June Havoc, a show-business legend whose hard-knocks childhood as a stage performer was depicted in the classic "musical fable" GYPSY, died March 28, according to the Village Voice. She was 96. She had outlived her only child - a daughter April, who died in 1998.
Driven by a ruthless stage mother, young Ellen Evangeline Hovick and her sister Louise—who would become legendary stripper Gypsy Rose Lee—were forced into Vaudeville at an early age. Ms. Havoc was billed as "Baby June," and later "Dainty June" (as she got older).
Blonde, blue-eyed and pretty, she danced and sang and high-kicked her way through four shows a day on the Keith Orpheum Circuit and earned $1,500 a week (a fortune during the Depression—and still not bad today) for her family at the peak of her popularity.
June was not happy with the way she was portrayed in her sister's autobiography, and the two were long estranged. They reconciled shortly before Gypsy Rose Lee's death in 1970.
"All I wanted was the truth to be told," she told the New York Times in 2003. "That the little kid went out and killed the people." She tells vaudeville details in this interview.
June once told a reporter: 'My sister was beautiful and clever -- and ruthless. My mother was endearing and adorable -- and lethal. They were the same person. I was the fool of the family. The one who thought I really was loved for me, for myself.''
June abandoned her stage mother Rose's world when she eloped at 13 with fellow performer Bobby Reed. The two teenagers scraped by entering, and winning, dance marathons.
Her film career began in 1942 and was littered with mainly "B" material. A few credits stood out, however, including the comedy "My Sister Eileen" and "Gentleman's Agreement," in which she played a racist secretary.
In 1963, Ms.
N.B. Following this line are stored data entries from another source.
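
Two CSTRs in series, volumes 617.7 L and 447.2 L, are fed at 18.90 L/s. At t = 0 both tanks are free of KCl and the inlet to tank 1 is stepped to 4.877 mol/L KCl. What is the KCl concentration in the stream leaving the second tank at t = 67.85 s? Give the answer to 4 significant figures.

Each tank obeys Vᵢ dCᵢ/dt = Q(Cᵢ₋₁ − Cᵢ), so τᵢ = Vᵢ/Q.
τ₁ = 617.7/18.90 = 32.6825 s; τ₂ = 447.2/18.90 = 23.6614 s.
Solving the cascade with C₁(0)=C₂(0)=0 gives C₂(t) = C_in[1 − (τ₁ e^(−t/τ₁) − τ₂ e^(−t/τ₂))/(τ₁ − τ₂)].
At t = 67.85: e^(−t/τ₁) = 0.125427, e^(−t/τ₂) = 0.0568384.
C₂ = 4.877·[1 − (32.6825·0.125427 − 23.6614·0.0568384)/(9.02116)] = 4.877·0.694674 = 3.38793 mol/L.

3.388 mol/L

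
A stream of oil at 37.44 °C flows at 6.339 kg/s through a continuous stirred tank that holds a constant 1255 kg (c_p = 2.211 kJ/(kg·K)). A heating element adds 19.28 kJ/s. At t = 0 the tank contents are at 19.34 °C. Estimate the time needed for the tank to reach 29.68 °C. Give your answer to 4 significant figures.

Unsteady energy balance on the tank contents: M c_p dT/dt = ṁ c_p (T_in − T) + 19.28.
τ = M/ṁ = 197.981 s; T_ss = T_in + Q̇/(ṁ c_p) = 38.8156 °C.
T(t) = T_ss + (T₀ − T_ss) e^(−t/τ). Set T = 29.68:
e^(−t/τ) = (29.68 − 38.8156)/(19.34 − 38.8156) = 0.469080
t = −197.981 · ln(0.469080) = 149.868 s.

149.9 s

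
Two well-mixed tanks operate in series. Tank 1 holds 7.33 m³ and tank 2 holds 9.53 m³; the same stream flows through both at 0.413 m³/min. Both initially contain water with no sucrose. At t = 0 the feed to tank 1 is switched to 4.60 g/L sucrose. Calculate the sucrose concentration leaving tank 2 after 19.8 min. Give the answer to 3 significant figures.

1.17 g/L

Each tank obeys Vᵢ dCᵢ/dt = Q(Cᵢ₋₁ − Cᵢ), so τᵢ = Vᵢ/Q.
τ₁ = 7.33/0.413 = 17.748 min; τ₂ = 9.53/0.413 = 23.075 min.
Solving the cascade with C₁(0)=C₂(0)=0 gives C₂(t) = C_in[1 − (τ₁ e^(−t/τ₁) − τ₂ e^(−t/τ₂))/(τ₁ − τ₂)].
At t = 19.8: e^(−t/τ₁) = 0.32772, e^(−t/τ₂) = 0.42398.
C₂ = 4.60·[1 − (17.748·0.32772 − 23.075·0.42398)/(-5.3269)] = 4.60·0.25529 = 1.1743 g/L.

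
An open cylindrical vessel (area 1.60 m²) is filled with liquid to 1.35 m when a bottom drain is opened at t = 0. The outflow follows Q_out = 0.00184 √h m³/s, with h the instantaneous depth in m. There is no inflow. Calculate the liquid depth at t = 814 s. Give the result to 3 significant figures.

0.481 m

A dh/dt = −Q_out = −0.00184 √h.
∫ h^(−1/2) dh = −(0.00184/A) ∫ dt, giving 2√h = 2√h₀ − (0.00184/A) t.
√h = √1.35 − 0.00184·814/(2·1.60) = 1.1619 − 0.46805 = 0.69385.
h = 0.69385² = 0.48142 m.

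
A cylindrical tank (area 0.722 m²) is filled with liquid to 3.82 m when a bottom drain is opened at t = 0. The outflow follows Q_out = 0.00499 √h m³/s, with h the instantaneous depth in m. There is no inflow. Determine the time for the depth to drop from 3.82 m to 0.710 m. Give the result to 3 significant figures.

322 s

Volume balance on the tank: A dh/dt = −0.00499 √h.
This is separable: 2 d(√h)/dt = −0.00499/A, so √h = √h₀ − (0.00499/(2A)) t.
t = 2A(√h₀ − √h)/0.00499 = 2·0.722·(√3.82 − √0.710)/0.00499
  = 1.4440 × (1.9545 − 0.84261) / 0.00499 = 321.75 s.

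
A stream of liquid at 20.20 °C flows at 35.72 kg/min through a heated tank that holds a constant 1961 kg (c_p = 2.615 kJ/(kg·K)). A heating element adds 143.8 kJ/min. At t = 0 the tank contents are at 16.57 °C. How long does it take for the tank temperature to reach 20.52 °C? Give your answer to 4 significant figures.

Energy balance: M c_p dT/dt = ṁ c_p (T_in − T) + 143.8.
τ = M/ṁ = 54.8992 min; T_ss = T_in + Q̇/(ṁ c_p) = 21.7395 °C.
T(t) = T_ss + (T₀ − T_ss) e^(−t/τ). Set T = 20.52:
e^(−t/τ) = (20.52 − 21.7395)/(16.57 − 21.7395) = 0.235901
t = −54.8992 · ln(0.235901) = 79.2933 min.

79.29 min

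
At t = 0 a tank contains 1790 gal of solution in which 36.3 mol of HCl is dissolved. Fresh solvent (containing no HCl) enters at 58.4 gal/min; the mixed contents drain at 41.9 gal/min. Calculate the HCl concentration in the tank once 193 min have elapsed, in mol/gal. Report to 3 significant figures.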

Havoc turned her book "Early Havoc" into the play Marathon '33, which she both wrote and directed. Set in 1933, it starred Julie Harris as June. Ms. Havoc was nominated for a 1964 Tony Award as Best Director, and Harris as Best Actress in a Play. The show ran only 48 performances, but it did provide the basis for the hit movie "They Shoot Horses, Don't They?," set at a Depression-era dance marathon.